I have a sample .webm file recorded using MediaRecorder in Chrome Browser. When I use Google speech java client to get transcription for the video, it returns empty transcription. Here is what my code looks like
SpeechSettings settings = null;
Path path = Paths.get("D:\\scrap\\gcp_test.webm");
byte[] content = null;
try {
content = Files.readAllBytes(path);
settings = SpeechSettings.newBuilder().setCredentialsProvider(credentialsProvider).build();
} catch (IOException e1) {
throw new IllegalStateException(e1);
}
try (SpeechClient speech = SpeechClient.create(settings)) {
// Builds the request for remote FLAC file
RecognitionConfig config = RecognitionConfig.newBuilder()

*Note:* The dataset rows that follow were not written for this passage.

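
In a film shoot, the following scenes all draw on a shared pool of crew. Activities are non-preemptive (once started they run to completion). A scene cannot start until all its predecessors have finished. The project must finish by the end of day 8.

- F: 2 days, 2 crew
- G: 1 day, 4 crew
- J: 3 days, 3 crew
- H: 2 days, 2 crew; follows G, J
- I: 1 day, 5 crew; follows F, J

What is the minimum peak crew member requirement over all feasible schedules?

5

Early-start (F@1, G@1, J@1, H@4, I@4) gives peak 9: d1:9  d2:5  d3:3  d4:7  d5:2  d6:0  d7:0  d8:0.
Shift G→4, H→5, I→7.
Schedule F@1, G@4, J@1, H@5, I@7: d1:5  d2:5  d3:3  d4:4  d5:2  d6:2  d7:5  d8:0 — peak 5.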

.setEncoding(AudioEncoding.LINEAR16)
.setLanguageCode("en-US")
.setUseEnhanced(true)
.setModel("video")
.setEnableAutomaticPunctuation(true)
.setSampleRateHertz(48000)
.build();
RecognitionAudio audio = RecognitionAudio.newBuilder().setContent(ByteString.copyFrom(content)).build();
// RecognitionAudio audio = RecognitionAudio.newBuilder().setUri("gs://xxxx/gcp_test.webm") .build();
// Use blocking call for getting audio transcript
RecognizeResponse response = speech.recognize(config, audio);
List<SpeechRecognitionResult> results = response.getResultsList();
for (SpeechRecognitionResult result : results) {
SpeechRecognitionAlternative alternative = result.getAlternativesList().get(0);
System.out.printf("Transcription: %s%n", alternative.getTranscript());
}
} catch (Exception e) {
e.printStackTrace();
System.err.println(e.getMessage());
}
If, I use the same file and visit https://cloud.google.com/speech-to-text/ and upload file in the demo section. It seems to work fine and shows transcription. I am clueless about whats going wrong here. I verified the request sent by demo and here it what looks like
I am sending the exact set of parameters, but that didn't work. Tried uploading file to Cloud storage but that too gave same result (no transcription).